Theory on permutation procedures has been well developed for linear permutation test statistics (Strasser and Weber 1999; Finos and Salmaso 2005; Pesarin and Salmaso 2010; Bertoluzzo et al. 2013) and its computational tool is publicly available (the R package “coin” by Hothorn et al. 2017). In our procedure, permutation is applied to testing the sub-hypotheses \(\mathcal {H}_{0,ij}^{\mathrm{r}}\) and \(\mathcal {H}_{0,kl}^{\mathrm{c}}\) for each choice of (i, j) and (k, l); the sub-hypotheses are on the separability of \(\Sigma _{ij}^{\mathrm{r}}\hbox {s}\) and \(\Sigma _{kl}^{\mathrm{c}}\hbox {s}\). Here, we use the LR statistic, one of a few known statistics for testing covariance separability. The LR statistic is non-linear and, thus the CRAN package and the asymptotic results of Strasser and Weber (1999) can not be directly applied to it. However, we conjecture that, for an appropriately chosen permutation test statistic, we may encapsulate our problem into the existing conditional inference framework and achieve the proven optimality.

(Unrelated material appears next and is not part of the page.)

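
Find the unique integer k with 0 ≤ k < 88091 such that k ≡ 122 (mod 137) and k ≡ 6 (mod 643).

44373

137⁻¹ mod 643: 137×291 ≡ 1 (mod 643), so 137⁻¹ ≡ 291.
k = 122 + 137×((6 − 122)×291 mod 643) = 122 + 137×323 = 44373.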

Our procedures in this paper use the Bonferroni rule to combine p values from testing of many sub-hypotheses. In our problem, the p values of individual sub-hypotheses are conjectured to be strongly dependent to each other by its nature. For this reason, we adopt the Bonferroni rule to ensure the size of the combined test to be less than the aimed level despite of its conservativeness. In addition, the additional numerical study not reported here shows that the well-known Fisher’s omnibus and Lipták’s rules (under the assumption of independent p values) are severely biased in their sizes for non-normal data. The same reasoning would be applied to the direct aggregation of individual LR statistics. We could not specify the null distribution of the aggregated statistic due to the dependency among individual statistics. We thus have difficulty in proceeding with this.

We finally conclude the paper with the remark that the procedure of this paper can easily be applied to testing more complexly structured covariance matrix. Suppose we consider repeatedly measured spatial data (on the lattice system) or image data. The observation of a single subject has the form of a three-way array \(\mathbf{X}_{ijk}\), \(i=1,2,\ldots ,a\), \(j=1,2,\ldots ,b\), and \(k=1,2,\ldots ,c\) (with the dimension of \(a \times b \times c\)), and its separable covariance matrix has the form of \(\Sigma =\mathrm{A} \otimes \mathrm{B} \otimes \mathrm{C}\) (here, \(\mathrm{A}\), \(\mathrm{B}\), and \(\mathrm{C}\) are \(a \times a\), \(b \times b\), and \(c \times c\) covariance matrix, respectively). To test the hypothesis \(\Sigma =\mathrm{A} \otimes \mathrm{B} \otimes \mathrm{C}\), we read the data as a matrix form as \(\mathbf{Y}_{s,k} = \mathbf{X}_{[ij]k}\) with \(s=1,2,\ldots ,ab, k=1,2,\ldots c\), and test the sub-hypothesis \(\mathcal {H}_{0,\{[12],3\}}: \Sigma =\mathrm{U}_1 \otimes \mathrm{C} \Big (=\big ( \mathrm{A} \otimes \mathrm{B} \big ) \otimes \mathrm{C}\Big )\) at the level \(\alpha _1\). We repeat the same procedure for the other two sub-hypotheses \(\mathcal {H}_{0,\{1,[23]\}}: \Sigma = \mathrm{A} \otimes \mathrm{U}_2 \Big (= \mathrm{A} \otimes \big ( \mathrm{B} \otimes \mathrm{C} \big ) \Big )\) and \(\mathcal {H}_{0,\{2,[13]\}}: \Sigma =\mathrm{B} \otimes \mathrm{U}_3 \Big (= \mathrm{B} \otimes \big ( \mathrm{A} \otimes \mathrm{C} \big )\Big )\) at the level \(\alpha _2\) and \(\alpha _3\), respectively. Finally, we combine the results of three sub-hypotheses with the Bonferroni or multi-stage additive procedure discussed in Sect. 3.